Adds 10 focused tests for the cache resolution functions introduced in the previous commit: - cached_snapshot_has_any_layer_artifact: skeleton rejection, partial acceptance - cached_snapshot_has_requested_layers: range checks, partial ranges, missing layers - should_prefer_cached_snapshot_for_request: dispatch to correct check based on metadata-only vs stage load
|
@ndizazzo I think this branch has diverged enough - can we do some follow up with that? |
KV cache is a unified allocation shared across parallel lanes with eviction. The diagnostic function was multiplying by lane count, overstating memory needs in failure messages.
Summary
This PR makes split and layer-package Skippy serving more production-shaped under real agent traffic.

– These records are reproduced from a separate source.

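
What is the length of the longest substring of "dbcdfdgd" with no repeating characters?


Input: "dbcdfdgd"
Sliding window (track last position of each char):
  Position 0 ('d'): window [0,0] length 1 -- new best
  Position 1 ('b'): window [0,1] length 2 -- new best
  Position 2 ('c'): window [0,2] length 3 -- new best
  Position 3 ('d'): repeat (last at 0), move window start to 1
  Position 3 ('d'): window [1,3] length 3
  Position 4 ('f'): window [1,4] length 4 -- new best
  Position 5 ('d'): repeat (last at 3), move window start to 4
  Position 5 ('d'): window [4,5] length 2
  Position 6 ('g'): window [4,6] length 3
  Position 7 ('d'): repeat (last at 5), move window start to 6
  Position 7 ('d'): window [6,7] length 2
Longest substring with no repeats: "bcdf" with length 4

4


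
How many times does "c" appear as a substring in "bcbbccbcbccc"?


Searching for "c" in "bcbbccbcbccc"
Scanning each position:
  Position 0: "b" => no
  Position 1: "c" => MATCH
  Position 2: "b" => no
  Position 3: "b" => no
  Position 4: "c" => MATCH
  Position 5: "c" => MATCH
  Position 6: "b" => no
  Position 7: "c" => MATCH
  Position 8: "b" => no
  Position 9: "c" => MATCH
  Position 10: "c" => MATCH
  Position 11: "c" => MATCH
Total occurrences: 7

7


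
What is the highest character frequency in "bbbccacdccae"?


Input: bbbccacdccae
Character counts:
  'a': 2
  'b': 3
  'c': 5
  'd': 1
  'e': 1
Maximum frequency: 5

5


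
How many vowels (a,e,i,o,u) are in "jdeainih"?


Input: jdeainih
Checking each character:
  'j' at position 0: consonant
  'd' at position 1: consonant
  'e' at position 2: vowel (running total: 1)
  'a' at position 3: vowel (running total: 2)
  'i' at position 4: vowel (running total: 3)
  'n' at position 5: consonant
  'i' at position 6: vowel (running total: 4)
  'h' at position 7: consonant
Total vowels: 4

4


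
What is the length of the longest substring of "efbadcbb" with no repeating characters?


Input: "efbadcbb"
Sliding window (track last position of each char):
  Position 0 ('e'): window [0,0] length 1 -- new best
  Position 1 ('f'): window [0,1] length 2 -- new best
  Position 2 ('b'): window [0,2] length 3 -- new best
  Position 3 ('a'): window [0,3] length 4 -- new best
  Position 4 ('d'): window [0,4] length 5 -- new best
  Position 5 ('c'): window [0,5] length 6 -- new best
  Position 6 ('b'): repeat (last at 2), move window start to 3
  Position 6 ('b'): window [3,6] length 4
  Position 7 ('b'): repeat (last at 6), move window start to 7
  Position 7 ('b'): window [7,7] length 1
Longest substring with no repeats: "efbadc" with length 6

6


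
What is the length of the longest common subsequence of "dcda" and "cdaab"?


LCS of "dcda" and "cdaab"
DP table:
           c    d    a    a    b
      0    0    0    0    0    0
  d   0    0    1    1    1    1
  c   0    1    1    1    1    1
  d   0    1    2    2    2    2
  a   0    1    2    3    3    3
LCS length = dp[4][5] = 3

3


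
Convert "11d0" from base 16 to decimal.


Input: "11d0" in base 16
Positional expansion:
  Digit '1' (value 1) x 16^3 = 4096
  Digit '1' (value 1) x 16^2 = 256
  Digit 'd' (value 13) x 16^1 = 208
  Digit '0' (value 0) x 16^0 = 0
Sum = 4560

4560


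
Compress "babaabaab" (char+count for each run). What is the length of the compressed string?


Input: babaabaab
Runs:
  'b' x 1 => "b1"
  'a' x 1 => "a1"
  'b' x 1 => "b1"
  'a' x 2 => "a2"
  'b' x 1 => "b1"
  'a' x 2 => "a2"
  'b' x 1 => "b1"
Compressed: "b1a1b1a2b1a2b1"
Compressed length: 14

14


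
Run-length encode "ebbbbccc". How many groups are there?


Input: ebbbbccc
Scanning for consecutive runs:
  Group 1: 'e' x 1 (positions 0-0)
  Group 2: 'b' x 4 (positions 1-4)
  Group 3: 'c' x 3 (positions 5-7)
Total groups: 3

3


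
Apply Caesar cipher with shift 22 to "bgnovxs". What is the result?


Caesar cipher: shift "bgnovxs" by 22
  'b' (pos 1) + 22 = pos 23 = 'x'
  'g' (pos 6) + 22 = pos 2 = 'c'
  'n' (pos 13) + 22 = pos 9 = 'j'
  'o' (pos 14) + 22 = pos 10 = 'k'
  'v' (pos 21) + 22 = pos 17 = 'r'
  'x' (pos 23) + 22 = pos 19 = 't'
  's' (pos 18) + 22 = pos 14 = 'o'
Result: xcjkrto

xcjkrto


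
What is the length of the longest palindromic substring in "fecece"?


Input: "fecece"
Checking substrings for palindromes:
  [1:6] "ecece" (len 5) => palindrome
  [1:4] "ece" (len 3) => palindrome
  [2:5] "cec" (len 3) => palindrome
  [3:6] "ece" (len 3) => palindrome
Longest palindromic substring: "ecece" with length 5

5


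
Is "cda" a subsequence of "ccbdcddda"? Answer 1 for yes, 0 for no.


Check if "cda" is a subsequence of "ccbdcddda"
Greedy scan:
  Position 0 ('c'): matches sub[0] = 'c'
  Position 1 ('c'): no match needed
  Position 2 ('b'): no match needed
  Position 3 ('d'): matches sub[1] = 'd'
  Position 4 ('c'): no match needed
  Position 5 ('d'): no match needed
  Position 6 ('d'): no match needed
  Position 7 ('d'): no match needed
  Position 8 ('a'): matches sub[2] = 'a'
All 3 characters matched => is a subsequence

1


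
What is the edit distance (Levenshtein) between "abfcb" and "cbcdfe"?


Computing edit distance: "abfcb" -> "cbcdfe"
DP table:
           c    b    c    d    f    e
      0    1    2    3    4    5    6
  a   1    1    2    3    4    5    6
  b   2    2    1    2    3    4    5
  f   3    3    2    2    3    3    4
  c   4    3    3    2    3    4    4
  b   5    4    3    3    3    4    5
Edit distance = dp[5][6] = 5

5


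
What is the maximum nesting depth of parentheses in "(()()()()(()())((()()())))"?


Input: "(()()()()(()())((()()())))"
Tracking depth:
  Position 0 '(': depth becomes 1
  Position 1 '(': depth becomes 2
  Position 2 ')': depth becomes 1
  Position 3 '(': depth becomes 2
  Position 4 ')': depth becomes 1
  Position 5 '(': depth becomes 2
  Position 6 ')': depth becomes 1
  Position 7 '(': depth becomes 2
  Position 8 ')': depth becomes 1
  Position 9 '(': depth becomes 2
  Position 10 '(': depth becomes 3
  Position 11 ')': depth becomes 2
  Position 12 '(': depth becomes 3
  Position 13 ')': depth becomes 2
  Position 14 ')': depth becomes 1
  Position 15 '(': depth becomes 2
  Position 16 '(': depth becomes 3
  Position 17 '(': depth becomes 4
  Position 18 ')': depth becomes 3
  Position 19 '(': depth becomes 4
  Position 20 ')': depth becomes 3
  Position 21 '(': depth becomes 4
  Position 22 ')': depth becomes 3
  Position 23 ')': depth becomes 2
  Position 24 ')': depth becomes 1
  Position 25 ')': depth becomes 0
Maximum depth reached: 4

4


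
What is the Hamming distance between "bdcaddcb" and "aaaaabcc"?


Comparing "bdcaddcb" and "aaaaabcc" position by position:
  Position 0: 'b' vs 'a' => differ
  Position 1: 'd' vs 'a' => differ
  Position 2: 'c' vs 'a' => differ
  Position 3: 'a' vs 'a' => same
  Position 4: 'd' vs 'a' => differ
  Position 5: 'd' vs 'b' => differ
  Position 6: 'c' vs 'c' => same
  Position 7: 'b' vs 'c' => differ
Total differences (Hamming distance): 6

6


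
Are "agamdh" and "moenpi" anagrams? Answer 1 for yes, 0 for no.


Strings: "agamdh", "moenpi"
Sorted first:  aadghm
Sorted second: eimnop
Differ at position 0: 'a' vs 'e' => not anagrams

0


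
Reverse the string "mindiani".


Input: mindiani
Reading characters right to left:
  Position 7: 'i'
  Position 6: 'n'
  Position 5: 'a'
  Position 4: 'i'
  Position 3: 'd'
  Position 2: 'n'
  Position 1: 'i'
  Position 0: 'm'
Reversed: inaidnim

inaidnim


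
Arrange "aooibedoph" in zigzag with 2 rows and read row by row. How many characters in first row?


Zigzag "aooibedoph" into 2 rows:
Placing characters:
  'a' => row 0
  'o' => row 1
  'o' => row 0
  'i' => row 1
  'b' => row 0
  'e' => row 1
  'd' => row 0
  'o' => row 1
  'p' => row 0
  'h' => row 1
Rows:
  Row 0: "aobdp"
  Row 1: "oieoh"
First row length: 5

5


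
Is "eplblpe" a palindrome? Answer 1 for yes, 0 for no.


Input: eplblpe
Reversed: eplblpe
  Compare pos 0 ('e') with pos 6 ('e'): match
  Compare pos 1 ('p') with pos 5 ('p'): match
  Compare pos 2 ('l') with pos 4 ('l'): match
Result: palindrome

1


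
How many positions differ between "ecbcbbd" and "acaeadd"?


Comparing "ecbcbbd" and "acaeadd" position by position:
  Position 0: 'e' vs 'a' => DIFFER
  Position 1: 'c' vs 'c' => same
  Position 2: 'b' vs 'a' => DIFFER
  Position 3: 'c' vs 'e' => DIFFER
  Position 4: 'b' vs 'a' => DIFFER
  Position 5: 'b' vs 'd' => DIFFER
  Position 6: 'd' vs 'd' => same
Positions that differ: 5

5


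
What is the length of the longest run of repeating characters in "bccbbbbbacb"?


Input: "bccbbbbbacb"
Scanning for longest run:
  Position 1 ('c'): new char, reset run to 1
  Position 2 ('c'): continues run of 'c', length=2
  Position 3 ('b'): new char, reset run to 1
  Position 4 ('b'): continues run of 'b', length=2
  Position 5 ('b'): continues run of 'b', length=3
  Position 6 ('b'): continues run of 'b', length=4
  Position 7 ('b'): continues run of 'b', length=5
  Position 8 ('a'): new char, reset run to 1
  Position 9 ('c'): new char, reset run to 1
  Position 10 ('b'): new char, reset run to 1
Longest run: 'b' with length 5

5


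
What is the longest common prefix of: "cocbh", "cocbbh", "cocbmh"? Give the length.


Words: cocbh, cocbbh, cocbmh
  Position 0: all 'c' => match
  Position 1: all 'o' => match
  Position 2: all 'c' => match
  Position 3: all 'b' => match
  Position 4: ('h', 'b', 'm') => mismatch, stop
LCP = "cocb" (length 4)

4


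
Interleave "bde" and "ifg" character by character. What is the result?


Interleaving "bde" and "ifg":
  Position 0: 'b' from first, 'i' from second => "bi"
  Position 1: 'd' from first, 'f' from second => "df"
  Position 2: 'e' from first, 'g' from second => "eg"
Result: bidfeg

bidfeg


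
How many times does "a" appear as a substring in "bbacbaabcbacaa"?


Searching for "a" in "bbacbaabcbacaa"
Scanning each position:
  Position 0: "b" => no
  Position 1: "b" => no
  Position 2: "a" => MATCH
  Position 3: "c" => no
  Position 4: "b" => no
  Position 5: "a" => MATCH
  Position 6: "a" => MATCH
  Position 7: "b" => no
  Position 8: "c" => no
  Position 9: "b" => no
  Position 10: "a" => MATCH
  Position 11: "c" => no
  Position 12: "a" => MATCH
  Position 13: "a" => MATCH
Total occurrences: 6

6


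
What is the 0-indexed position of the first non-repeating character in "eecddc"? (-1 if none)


Input: eecddc
Character frequencies:
  'c': 2
  'd': 2
  'e': 2
Scanning left to right for freq == 1:
  Position 0 ('e'): freq=2, skip
  Position 1 ('e'): freq=2, skip
  Position 2 ('c'): freq=2, skip
  Position 3 ('d'): freq=2, skip
  Position 4 ('d'): freq=2, skip
  Position 5 ('c'): freq=2, skip
  No unique character found => answer = -1

-1


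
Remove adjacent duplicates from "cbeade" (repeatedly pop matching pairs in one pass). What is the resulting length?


Input: cbeade
Stack-based adjacent duplicate removal:
  Read 'c': push. Stack: c
  Read 'b': push. Stack: cb
  Read 'e': push. Stack: cbe
  Read 'a': push. Stack: cbea
  Read 'd': push. Stack: cbead
  Read 'e': push. Stack: cbeade
Final stack: "cbeade" (length 6)

6


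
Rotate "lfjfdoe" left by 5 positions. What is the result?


Input: "lfjfdoe", rotate left by 5
First 5 characters: "lfjfd"
Remaining characters: "oe"
Concatenate remaining + first: "oe" + "lfjfd" = "oelfjfd"

oelfjfd


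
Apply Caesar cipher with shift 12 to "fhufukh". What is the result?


Caesar cipher: shift "fhufukh" by 12
  'f' (pos 5) + 12 = pos 17 = 'r'
  'h' (pos 7) + 12 = pos 19 = 't'
  'u' (pos 20) + 12 = pos 6 = 'g'
  'f' (pos 5) + 12 = pos 17 = 'r'
  'u' (pos 20) + 12 = pos 6 = 'g'
  'k' (pos 10) + 12 = pos 22 = 'w'
  'h' (pos 7) + 12 = pos 19 = 't'
Result: rtgrgwt

rtgrgwt


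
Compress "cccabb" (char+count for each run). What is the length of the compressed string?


Input: cccabb
Runs:
  'c' x 3 => "c3"
  'a' x 1 => "a1"
  'b' x 2 => "b2"
Compressed: "c3a1b2"
Compressed length: 6

6


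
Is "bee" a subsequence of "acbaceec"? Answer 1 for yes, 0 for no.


Check if "bee" is a subsequence of "acbaceec"
Greedy scan:
  Position 0 ('a'): no match needed
  Position 1 ('c'): no match needed
  Position 2 ('b'): matches sub[0] = 'b'
  Position 3 ('a'): no match needed
  Position 4 ('c'): no match needed
  Position 5 ('e'): matches sub[1] = 'e'
  Position 6 ('e'): matches sub[2] = 'e'
  Position 7 ('c'): no match needed
All 3 characters matched => is a subsequence

1


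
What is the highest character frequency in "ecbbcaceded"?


Input: ecbbcaceded
Character counts:
  'a': 1
  'b': 2
  'c': 3
  'd': 2
  'e': 3
Maximum frequency: 3

3


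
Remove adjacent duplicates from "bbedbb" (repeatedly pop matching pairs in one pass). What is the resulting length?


Input: bbedbb
Stack-based adjacent duplicate removal:
  Read 'b': push. Stack: b
  Read 'b': matches stack top 'b' => pop. Stack: (empty)
  Read 'e': push. Stack: e
  Read 'd': push. Stack: ed
  Read 'b': push. Stack: edb
  Read 'b': matches stack top 'b' => pop. Stack: ed
Final stack: "ed" (length 2)

2


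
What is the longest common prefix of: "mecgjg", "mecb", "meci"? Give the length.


Words: mecgjg, mecb, meci
  Position 0: all 'm' => match
  Position 1: all 'e' => match
  Position 2: all 'c' => match
  Position 3: ('g', 'b', 'i') => mismatch, stop
LCP = "mec" (length 3)

3


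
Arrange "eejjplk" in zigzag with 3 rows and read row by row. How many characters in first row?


Zigzag "eejjplk" into 3 rows:
Placing characters:
  'e' => row 0
  'e' => row 1
  'j' => row 2
  'j' => row 1
  'p' => row 0
  'l' => row 1
  'k' => row 2
Rows:
  Row 0: "ep"
  Row 1: "ejl"
  Row 2: "jk"
First row length: 2

2


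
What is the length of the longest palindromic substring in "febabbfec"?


Input: "febabbfec"
Checking substrings for palindromes:
  [2:5] "bab" (len 3) => palindrome
  [4:6] "bb" (len 2) => palindrome
Longest palindromic substring: "bab" with length 3

3


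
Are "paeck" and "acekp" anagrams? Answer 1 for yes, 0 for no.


Strings: "paeck", "acekp"
Sorted first:  acekp
Sorted second: acekp
Sorted forms match => anagrams

1


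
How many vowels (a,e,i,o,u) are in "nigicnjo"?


Input: nigicnjo
Checking each character:
  'n' at position 0: consonant
  'i' at position 1: vowel (running total: 1)
  'g' at position 2: consonant
  'i' at position 3: vowel (running total: 2)
  'c' at position 4: consonant
  'n' at position 5: consonant
  'j' at position 6: consonant
  'o' at position 7: vowel (running total: 3)
Total vowels: 3

3


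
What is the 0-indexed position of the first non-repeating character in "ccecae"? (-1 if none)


Input: ccecae
Character frequencies:
  'a': 1
  'c': 3
  'e': 2
Scanning left to right for freq == 1:
  Position 0 ('c'): freq=3, skip
  Position 1 ('c'): freq=3, skip
  Position 2 ('e'): freq=2, skip
  Position 3 ('c'): freq=3, skip
  Position 4 ('a'): unique! => answer = 4

4


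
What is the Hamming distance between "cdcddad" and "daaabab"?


Comparing "cdcddad" and "daaabab" position by position:
  Position 0: 'c' vs 'd' => differ
  Position 1: 'd' vs 'a' => differ
  Position 2: 'c' vs 'a' => differ
  Position 3: 'd' vs 'a' => differ
  Position 4: 'd' vs 'b' => differ
  Position 5: 'a' vs 'a' => same
  Position 6: 'd' vs 'b' => differ
Total differences (Hamming distance): 6

6


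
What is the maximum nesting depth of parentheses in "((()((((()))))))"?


Input: "((()((((()))))))"
Tracking depth:
  Position 0 '(': depth becomes 1
  Position 1 '(': depth becomes 2
  Position 2 '(': depth becomes 3
  Position 3 ')': depth becomes 2
  Position 4 '(': depth becomes 3
  Position 5 '(': depth becomes 4
  Position 6 '(': depth becomes 5
  Position 7 '(': depth becomes 6
  Position 8 '(': depth becomes 7
  Position 9 ')': depth becomes 6
  Position 10 ')': depth becomes 5
  Position 11 ')': depth becomes 4
  Position 12 ')': depth becomes 3
  Position 13 ')': depth becomes 2
  Position 14 ')': depth becomes 1
  Position 15 ')': depth becomes 0
Maximum depth reached: 7

7


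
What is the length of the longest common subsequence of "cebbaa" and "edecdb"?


LCS of "cebbaa" and "edecdb"
DP table:
           e    d    e    c    d    b
      0    0    0    0    0    0    0
  c   0    0    0    0    1    1    1
  e   0    1    1    1    1    1    1
  b   0    1    1    1    1    1    2
  b   0    1    1    1    1    1    2
  a   0    1    1    1    1    1    2
  a   0    1    1    1    1    1    2
LCS length = dp[6][6] = 2

2


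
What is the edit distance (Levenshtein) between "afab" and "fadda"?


Computing edit distance: "afab" -> "fadda"
DP table:
           f    a    d    d    a
      0    1    2    3    4    5
  a   1    1    1    2    3    4
  f   2    1    2    2    3    4
  a   3    2    1    2    3    3
  b   4    3    2    2    3    4
Edit distance = dp[4][5] = 4

4


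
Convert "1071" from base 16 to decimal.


Input: "1071" in base 16
Positional expansion:
  Digit '1' (value 1) x 16^3 = 4096
  Digit '0' (value 0) x 16^2 = 0
  Digit '7' (value 7) x 16^1 = 112
  Digit '1' (value 1) x 16^0 = 1
Sum = 4209

4209


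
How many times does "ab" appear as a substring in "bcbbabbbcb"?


Searching for "ab" in "bcbbabbbcb"
Scanning each position:
  Position 0: "bc" => no
  Position 1: "cb" => no
  Position 2: "bb" => no
  Position 3: "ba" => no
  Position 4: "ab" => MATCH
  Position 5: "bb" => no
  Position 6: "bb" => no
  Position 7: "bc" => no
  Position 8: "cb" => no
Total occurrences: 1

1


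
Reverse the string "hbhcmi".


Input: hbhcmi
Reading characters right to left:
  Position 5: 'i'
  Position 4: 'm'
  Position 3: 'c'
  Position 2: 'h'
  Position 1: 'b'
  Position 0: 'h'
Reversed: imchbh

imchbh


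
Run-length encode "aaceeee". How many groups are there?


Input: aaceeee
Scanning for consecutive runs:
  Group 1: 'a' x 2 (positions 0-1)
  Group 2: 'c' x 1 (positions 2-2)
  Group 3: 'e' x 4 (positions 3-6)
Total groups: 3

3


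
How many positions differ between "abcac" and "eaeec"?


Comparing "abcac" and "eaeec" position by position:
  Position 0: 'a' vs 'e' => DIFFER
  Position 1: 'b' vs 'a' => DIFFER
  Position 2: 'c' vs 'e' => DIFFER
  Position 3: 'a' vs 'e' => DIFFER
  Position 4: 'c' vs 'c' => same
Positions that differ: 4

4


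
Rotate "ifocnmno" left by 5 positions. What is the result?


Input: "ifocnmno", rotate left by 5
First 5 characters: "ifocn"
Remaining characters: "mno"
Concatenate remaining + first: "mno" + "ifocn" = "mnoifocn"

mnoifocn


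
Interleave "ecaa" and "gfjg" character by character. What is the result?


Interleaving "ecaa" and "gfjg":
  Position 0: 'e' from first, 'g' from second => "eg"
  Position 1: 'c' from first, 'f' from second => "cf"
  Position 2: 'a' from first, 'j' from second => "aj"
  Position 3: 'a' from first, 'g' from second => "ag"
Result: egcfajag

egcfajag


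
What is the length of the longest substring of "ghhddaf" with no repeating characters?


Input: "ghhddaf"
Sliding window (track last position of each char):
  Position 0 ('g'): window [0,0] length 1 -- new best
  Position 1 ('h'): window [0,1] length 2 -- new best
  Position 2 ('h'): repeat (last at 1), move window start to 2
  Position 2 ('h'): window [2,2] length 1
  Position 3 ('d'): window [2,3] length 2
  Position 4 ('d'): repeat (last at 3), move window start to 4
  Position 4 ('d'): window [4,4] length 1
  Position 5 ('a'): window [4,5] length 2
  Position 6 ('f'): window [4,6] length 3 -- new best
Longest substring with no repeats: "daf" with length 3

3


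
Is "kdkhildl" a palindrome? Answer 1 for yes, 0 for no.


Input: kdkhildl
Reversed: ldlihkdk
  Compare pos 0 ('k') with pos 7 ('l'): MISMATCH
  Compare pos 1 ('d') with pos 6 ('d'): match
  Compare pos 2 ('k') with pos 5 ('l'): MISMATCH
  Compare pos 3 ('h') with pos 4 ('i'): MISMATCH
Result: not a palindrome

0


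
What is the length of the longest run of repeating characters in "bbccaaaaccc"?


Input: "bbccaaaaccc"
Scanning for longest run:
  Position 1 ('b'): continues run of 'b', length=2
  Position 2 ('c'): new char, reset run to 1
  Position 3 ('c'): continues run of 'c', length=2
  Position 4 ('a'): new char, reset run to 1
  Position 5 ('a'): continues run of 'a', length=2
  Position 6 ('a'): continues run of 'a', length=3
  Position 7 ('a'): continues run of 'a', length=4
  Position 8 ('c'): new char, reset run to 1
  Position 9 ('c'): continues run of 'c', length=2
  Position 10 ('c'): continues run of 'c', length=3
Longest run: 'a' with length 4

4


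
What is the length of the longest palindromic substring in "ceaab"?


Input: "ceaab"
Checking substrings for palindromes:
  [2:4] "aa" (len 2) => palindrome
Longest palindromic substring: "aa" with length 2

2


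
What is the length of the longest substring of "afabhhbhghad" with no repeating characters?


Input: "afabhhbhghad"
Sliding window (track last position of each char):
  Position 0 ('a'): window [0,0] length 1 -- new best
  Position 1 ('f'): window [0,1] length 2 -- new best
  Position 2 ('a'): repeat (last at 0), move window start to 1
  Position 2 ('a'): window [1,2] length 2
  Position 3 ('b'): window [1,3] length 3 -- new best
  Position 4 ('h'): window [1,4] length 4 -- new best
  Position 5 ('h'): repeat (last at 4), move window start to 5
  Position 5 ('h'): window [5,5] length 1
  Position 6 ('b'): window [5,6] length 2
  Position 7 ('h'): repeat (last at 5), move window start to 6
  Position 7 ('h'): window [6,7] length 2
  Position 8 ('g'): window [6,8] length 3
  Position 9 ('h'): repeat (last at 7), move window start to 8
  Position 9 ('h'): window [8,9] length 2
  Position 10 ('a'): window [8,10] length 3
  Position 11 ('d'): window [8,11] length 4
Longest substring with no repeats: "fabh" with length 4

4


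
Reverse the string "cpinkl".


Input: cpinkl
Reading characters right to left:
  Position 5: 'l'
  Position 4: 'k'
  Position 3: 'n'
  Position 2: 'i'
  Position 1: 'p'
  Position 0: 'c'
Reversed: lknipc

lknipc


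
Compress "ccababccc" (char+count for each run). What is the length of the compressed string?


Input: ccababccc
Runs:
  'c' x 2 => "c2"
  'a' x 1 => "a1"
  'b' x 1 => "b1"
  'a' x 1 => "a1"
  'b' x 1 => "b1"
  'c' x 3 => "c3"
Compressed: "c2a1b1a1b1c3"
Compressed length: 12

12


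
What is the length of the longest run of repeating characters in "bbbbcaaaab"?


Input: "bbbbcaaaab"
Scanning for longest run:
  Position 1 ('b'): continues run of 'b', length=2
  Position 2 ('b'): continues run of 'b', length=3
  Position 3 ('b'): continues run of 'b', length=4
  Position 4 ('c'): new char, reset run to 1
  Position 5 ('a'): new char, reset run to 1
  Position 6 ('a'): continues run of 'a', length=2
  Position 7 ('a'): continues run of 'a', length=3
  Position 8 ('a'): continues run of 'a', length=4
  Position 9 ('b'): new char, reset run to 1
Longest run: 'b' with length 4

4


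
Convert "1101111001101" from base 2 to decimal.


Input: "1101111001101" in base 2
Positional expansion:
  Digit '1' (value 1) x 2^12 = 4096
  Digit '1' (value 1) x 2^11 = 2048
  Digit '0' (value 0) x 2^10 = 0
  Digit '1' (value 1) x 2^9 = 512
  Digit '1' (value 1) x 2^8 = 256
  Digit '1' (value 1) x 2^7 = 128
  Digit '1' (value 1) x 2^6 = 64
  Digit '0' (value 0) x 2^5 = 0
  Digit '0' (value 0) x 2^4 = 0
  Digit '1' (value 1) x 2^3 = 8
  Digit '1' (value 1) x 2^2 = 4
  Digit '0' (value 0) x 2^1 = 0
  Digit '1' (value 1) x 2^0 = 1
Sum = 7117

7117


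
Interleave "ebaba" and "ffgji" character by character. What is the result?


Interleaving "ebaba" and "ffgji":
  Position 0: 'e' from first, 'f' from second => "ef"
  Position 1: 'b' from first, 'f' from second => "bf"
  Position 2: 'a' from first, 'g' from second => "ag"
  Position 3: 'b' from first, 'j' from second => "bj"
  Position 4: 'a' from first, 'i' from second => "ai"
Result: efbfagbjai

efbfagbjai


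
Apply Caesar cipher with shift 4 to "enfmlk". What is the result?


Caesar cipher: shift "enfmlk" by 4
  'e' (pos 4) + 4 = pos 8 = 'i'
  'n' (pos 13) + 4 = pos 17 = 'r'
  'f' (pos 5) + 4 = pos 9 = 'j'
  'm' (pos 12) + 4 = pos 16 = 'q'
  'l' (pos 11) + 4 = pos 15 = 'p'
  'k' (pos 10) + 4 = pos 14 = 'o'
Result: irjqpo

irjqpo


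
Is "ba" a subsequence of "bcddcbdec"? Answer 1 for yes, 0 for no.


Check if "ba" is a subsequence of "bcddcbdec"
Greedy scan:
  Position 0 ('b'): matches sub[0] = 'b'
  Position 1 ('c'): no match needed
  Position 2 ('d'): no match needed
  Position 3 ('d'): no match needed
  Position 4 ('c'): no match needed
  Position 5 ('b'): no match needed
  Position 6 ('d'): no match needed
  Position 7 ('e'): no match needed
  Position 8 ('c'): no match needed
Only matched 1/2 characters => not a subsequence

0


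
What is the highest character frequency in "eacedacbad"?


Input: eacedacbad
Character counts:
  'a': 3
  'b': 1
  'c': 2
  'd': 2
  'e': 2
Maximum frequency: 3

3


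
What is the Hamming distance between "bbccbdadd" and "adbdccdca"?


Comparing "bbccbdadd" and "adbdccdca" position by position:
  Position 0: 'b' vs 'a' => differ
  Position 1: 'b' vs 'd' => differ
  Position 2: 'c' vs 'b' => differ
  Position 3: 'c' vs 'd' => differ
  Position 4: 'b' vs 'c' => differ
  Position 5: 'd' vs 'c' => differ
  Position 6: 'a' vs 'd' => differ
  Position 7: 'd' vs 'c' => differ
  Position 8: 'd' vs 'a' => differ
Total differences (Hamming distance): 9

9


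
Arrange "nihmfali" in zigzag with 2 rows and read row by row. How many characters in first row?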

Model startup now plans context from GGUF metadata and the local layer share, Skippy defaults KV cache memory to Q8_0 unless the user overrides it, generation admission is bounded instead of failing immediately when all lanes are busy, and split coordinator election is fenced so stale coordinators cannot keep acting after leadership changes.
What Changed
--cache-type-k/--cache-type-vuser overrides.429 rate_limit_exceededwithRetry-After.ba211c17; auto context planning is back to maximizing context first, with slots derived from the remaining KV budget unless explicitly overridden.Architecture
flowchart TD A["GGUF metadata + layer package info"] --> B["Runtime resource planner"] C["Local VRAM + local layer share"] --> B D["User overrides: ctx, parallel, KV cache"] --> B B --> E["Context length"] B --> F["Skippy lane count"] E --> G["Stage load request"] F --> H["Bounded generation admission"] H --> I["Use free lane"] H --> J["Wait briefly in bounded queue"] H --> K["Retryable 429 when saturated"] L["Coordinator election"] --> M["Fencing token"] M --> N["Reject stale coordinator actions"]Planning and admission stay separate: the runtime planner chooses context from the local KV budget and derives slots from the remaining capacity, while skippy-server enforces bounded request admission at generation time. Coordinator fencing protects the split orchestration path independently, so stale elected coordinators cannot continue to mutate deployment state after a newer election wins.
User Impact
Protocol
No breaking mesh gossip protocol change is intended. Coordinator fencing is additive to the split orchestration behavior, and OpenAI rate-limit responses remain OpenAI-shaped while adding retry guidance through
Retry-After.Validation
just buildcargo check -p mesh-llmcargo check -p mesh-llm-host-runtimecargo check -p skippy-servercargo test -p openai-frontend --libcargo fmt --all -- --checkgit diff --checkgit diff --check HEAD~1..HEADAlso attempted targeted
mesh-llm-host-runtimecontext-planning tests andskippy-serverlib tests locally; those were blocked by native staticllama-commonlinkage when the local llama static ABI libraries were not visible to the test build.